これら今の変化はマイナス状態からのスタートだけど、それでもプラス方向の変化というのはとてもよい気分にしてくれる。希望をもたらしてくれる変化が楽しい。
もちろん変化といっても不調になるといったマイナスの変化は嫌だけど。

日常ってルーチン的な、というか「いつもの」という二重表現ともとれる修飾語がついてもいいくらいの概念だけど、変化することによって「いつもの」日常を取り戻していくんだなーと思った。
そして健康な状態であってもいつもの日常を維持するために変化が必要だと思う。たとえば、適度に健康に配慮した生活をしていなければ、生活習慣病になって日常が維持できなくなるかもしれない。だから人間は常に(ものすごく小さいことでもいいから)変化する必要があると思う。
今のわたしは、傷が癒えてくるといった自分には手が出せない肉体の自然な変化と、自分が動くことによる人為的な変化が両立しているといった感じだ。

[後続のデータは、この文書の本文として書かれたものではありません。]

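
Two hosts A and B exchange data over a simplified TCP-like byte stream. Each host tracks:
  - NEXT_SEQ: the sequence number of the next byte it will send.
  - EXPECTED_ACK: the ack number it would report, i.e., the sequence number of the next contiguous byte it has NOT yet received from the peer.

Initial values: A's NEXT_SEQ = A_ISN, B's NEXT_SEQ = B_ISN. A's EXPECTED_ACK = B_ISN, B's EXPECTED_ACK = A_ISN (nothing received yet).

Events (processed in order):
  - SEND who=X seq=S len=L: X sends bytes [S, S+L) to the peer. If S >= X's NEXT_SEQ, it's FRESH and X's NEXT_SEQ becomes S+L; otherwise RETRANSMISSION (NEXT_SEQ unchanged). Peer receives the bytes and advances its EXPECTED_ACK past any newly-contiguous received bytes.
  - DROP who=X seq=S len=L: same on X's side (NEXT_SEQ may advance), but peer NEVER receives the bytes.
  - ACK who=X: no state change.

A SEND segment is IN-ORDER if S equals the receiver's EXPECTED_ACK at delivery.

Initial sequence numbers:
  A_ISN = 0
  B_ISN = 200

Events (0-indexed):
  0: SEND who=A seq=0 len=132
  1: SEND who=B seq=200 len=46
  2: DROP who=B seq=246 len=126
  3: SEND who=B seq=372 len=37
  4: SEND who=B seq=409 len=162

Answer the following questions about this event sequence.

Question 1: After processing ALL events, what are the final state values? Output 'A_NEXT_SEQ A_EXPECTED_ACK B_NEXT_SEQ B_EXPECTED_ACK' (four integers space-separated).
Answer: 132 246 571 132

Derivation:
After event 0: A_seq=132 A_ack=200 B_seq=200 B_ack=132
After event 1: A_seq=132 A_ack=246 B_seq=246 B_ack=132
After event 2: A_seq=132 A_ack=246 B_seq=372 B_ack=132
After event 3: A_seq=132 A_ack=246 B_seq=409 B_ack=132
After event 4: A_seq=132 A_ack=246 B_seq=571 B_ack=132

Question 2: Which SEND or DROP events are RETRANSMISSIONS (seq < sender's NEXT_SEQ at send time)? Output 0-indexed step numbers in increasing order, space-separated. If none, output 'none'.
Step 0: SEND seq=0 -> fresh
Step 1: SEND seq=200 -> fresh
Step 2: DROP seq=246 -> fresh
Step 3: SEND seq=372 -> fresh
Step 4: SEND seq=409 -> fresh

Answer: none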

ついでに入院中暇だったので、わたしが変えたほうがいいと思う習慣を洗い出しておいたのをあげてみる。

  • ケチらない

  • 常識(幼少期からのすりこみ等)を疑う

  • 自分の欲望に忠実になる(妥協しない)

50ヅラ下げてこんなこと言うのもアレだけど、上記のどれも未だに育った家庭環境や周りにいた大人たちに影響されていると思っている。また、この3つは互いにリンクしているっぽい。

「ケチらない」については、大人がこんなことにお金をかけるなんてもったいないと言っていたものに自分がお金を使うのにはやはり躊躇がある。だけど、それが必要なのかどうかを自分のなかの常識を疑ってみる。そしてそれが必要ならば、定着してしまった常識を乗り越えて欲望に従って使うべきお金を使う。もちろん使える範囲でだけど。
べつにこれらのことはお金だけのことを言っているんではなく、最近わたしは妥協しないために自分の希望をちゃんと伝えるということをし始めている。たとえば飲食店で小上がりの席を案内されそうになったらテーブルにしてくれないかとお願いしてみたり、薬を飲むためのお水をもらったりしている。
前だったら、靴を脱いだり履いたりが体調的に厳しいのに店員さんの案内に従ったり、頼むのも面倒くさいと思って薬はお茶で飲んだりしていた。
遠慮というのもあったけど、小うるさいババアだと思われたくないというような自分を良く見せたい変な見栄があったんだなーと思う。

そんな程度のことだけど、いつもの日常の幸せのために自分もちょっとずつ変わっていきたいとこの期に及んで決心したのだった。